A New Caledonian pro-independence leader says the advice of the International Court of Justice is being sought over the contested 2021 referendum on independence from France.
Roch Wamytan, who is the president of New Caledonia’s Congress and a senior member of the FLNKS movement, told a UN decolonisation committee meeting in Indonesia that his side considered holding the vote violated the Kanaks’ right in their quest for self-determination.
New Caledonia has been on the UN decolonisation list since 1986, and under the terms of the Noumea Accord three referendums on restoring New Caledonia’s full sovereignty were held between 2018 and 2021.
The date for the last one was set by Paris but because of the impact of the COVID-19 pandemic on the Kanak population, the pro-independence parties asked for the vote to be postponed.
The French government refused to accede to the plea and as a consequence, the pro-independence parties boycotted the poll in protest.
Wamytan told the meeting in Bali that the final referendum went ahead “under pressure from the French state with more than 2000 soldiers deployed and under a hateful and degrading campaign against the Kanaks”.
A total of 57 percent of registered voters stayed away, almost halving the turnout over the preceding referendum in 2020.
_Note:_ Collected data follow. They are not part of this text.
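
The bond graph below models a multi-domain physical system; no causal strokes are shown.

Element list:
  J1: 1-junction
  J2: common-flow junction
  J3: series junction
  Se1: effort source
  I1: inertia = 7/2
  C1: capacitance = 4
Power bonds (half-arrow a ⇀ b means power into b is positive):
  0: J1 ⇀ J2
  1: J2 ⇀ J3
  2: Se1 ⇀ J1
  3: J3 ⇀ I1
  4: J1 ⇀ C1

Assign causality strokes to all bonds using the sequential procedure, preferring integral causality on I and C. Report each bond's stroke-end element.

b2 |J1  (Se1 (Se) sets effort on bond)
b3 |I1  (I1 outputs flow p/I1)
b1 |J3  (1-jn J3 has f-setter on 3)
b0 |J2  (common-f at J2 fixed by 1)
b4 |J1  (J1: bond 0 brought flow, rest push out)

b0 |J2
b1 |J3
b2 |J1
b3 |I1
b4 |J1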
Among those who voted, more than 96 percent rejected independence, up from 56 percent the year before.
In view of the low turnout, Wamytan said “it is inconceivable that one can consider that a minority determines the future of New Caledonia”.
However, the French government insists that the vote was legal and binding, being backed by a French court decision which last year threw out a complaint by the customary Kanak Senate, calling for the result to be annulled.
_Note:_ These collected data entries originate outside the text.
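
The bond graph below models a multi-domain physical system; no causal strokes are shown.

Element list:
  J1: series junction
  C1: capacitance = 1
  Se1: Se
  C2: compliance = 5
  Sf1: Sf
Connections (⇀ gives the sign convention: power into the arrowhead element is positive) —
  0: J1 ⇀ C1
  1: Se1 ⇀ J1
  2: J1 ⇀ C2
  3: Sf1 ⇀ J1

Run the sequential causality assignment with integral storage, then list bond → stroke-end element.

bond 1 →J1  (Se1 fixes effort; stroke away)
bond 3 →Sf1  (source Sf1 imposes f)
bond 0 →J1  (J1: bond 3 brought flow, rest push out)
bond 2 →J1  (J1 flow already set via bond 3)

b0 |J1
b1 |J1
b2 |J1
b3 |Sf1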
The court found that neither constitutional provisions nor the organic law made the validity of the vote conditional on a minimum turnout.
It added that the year-long mourning declared by the Kanak customary Senate in September 2021 was not such as to affect the sincerity of the vote.
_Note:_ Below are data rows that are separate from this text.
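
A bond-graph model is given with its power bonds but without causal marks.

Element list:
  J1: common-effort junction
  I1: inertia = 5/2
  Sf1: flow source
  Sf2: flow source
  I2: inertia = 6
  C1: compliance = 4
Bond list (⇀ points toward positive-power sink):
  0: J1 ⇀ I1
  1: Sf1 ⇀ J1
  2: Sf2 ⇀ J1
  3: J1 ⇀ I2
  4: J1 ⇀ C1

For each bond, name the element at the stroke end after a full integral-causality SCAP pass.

#1 stroke at Sf1  (Sf1 fixes flow; stroke at Sf1)
#2 stroke at Sf2  (Sf2 fixes flow; stroke at Sf2)
#0 stroke at I1  (I1 integral (f out))
#3 stroke at I2  (I2: I, integral causality)
#4 stroke at J1  (closing 0-jn rule on J1)

bond 0 stroke at I1
bond 1 stroke at Sf1
bond 2 stroke at Sf2
bond 3 stroke at I2
bond 4 stroke at J1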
The court also noted that by the time of the referendum on 12 December, more than 77 percent of the population was vaccinated.
The anti-independence parties in New Caledonia also consider the referendum outcome as the legitimate outcome despite only a tiny minority of the Kanak population having voted.
The FLNKS has been pleading for international support to uphold the rights of the indigenous people and in its campaign to have the last referendum annulled.
The Melanesian Spearhead Group said in 2021 that the referendum should not be recognised but the chair of the Pacific Islands Forum Mark Brown did not back the move when asked about it this month, saying the Forum would not “intrude into the domestic matters of countries”.
Roch Wamytan told the Bali meeting that “international bodies are our last resort to safeguard our rights as a colonised people”, adding that French domestic law has failed to give the Kanaks such protection.
He pleaded for the UN decolonisation committee to support the FLNKS in its case at the International Court of Justice.
Wamytan said the ICJ was established with one of the principal purposes of the United Nations, which is to maintain, by peaceful means and in accordance with international law, peace and security.
He also said he would like to get support for an official request so that the FLNKS can get observer status at the United Nations.
Another Kanak leader Julien Boanemoi told the gathering the decolonisation process in New Caledonia was at risk of backtracking, alleging that France was engaged in a modern version of colonisation.
He said with the French proclamation of the Indo-Pacific axis, the Kanak people felt a repeat of the French behaviour of 1946 and 1963 when Paris withdrew the territory from the decolonisation list and stifled the pro-independence Caledonian Union.
Boanemoi said with the lack of neutrality of the administering power France, he wanted to warn the decolonisation committee of “the risks of jeopardising stability and peace in New Caledonia”.
On Wednesday, the French interior minister Gerald Darmanin is due in New Caledonia for talks on a new statute for the territory.
Central to his talks with the FLNKS on Friday will be discussions about the roll used for provincial elections.
Darmanin signalled in March that the restricted roll would be opened to more voters, which the FLNKS deems unacceptable. Last month, the president of the Caledonian Union, which is the main party within the FLNKS, said there was a risk of there being no more provincial elections if the rolls changed.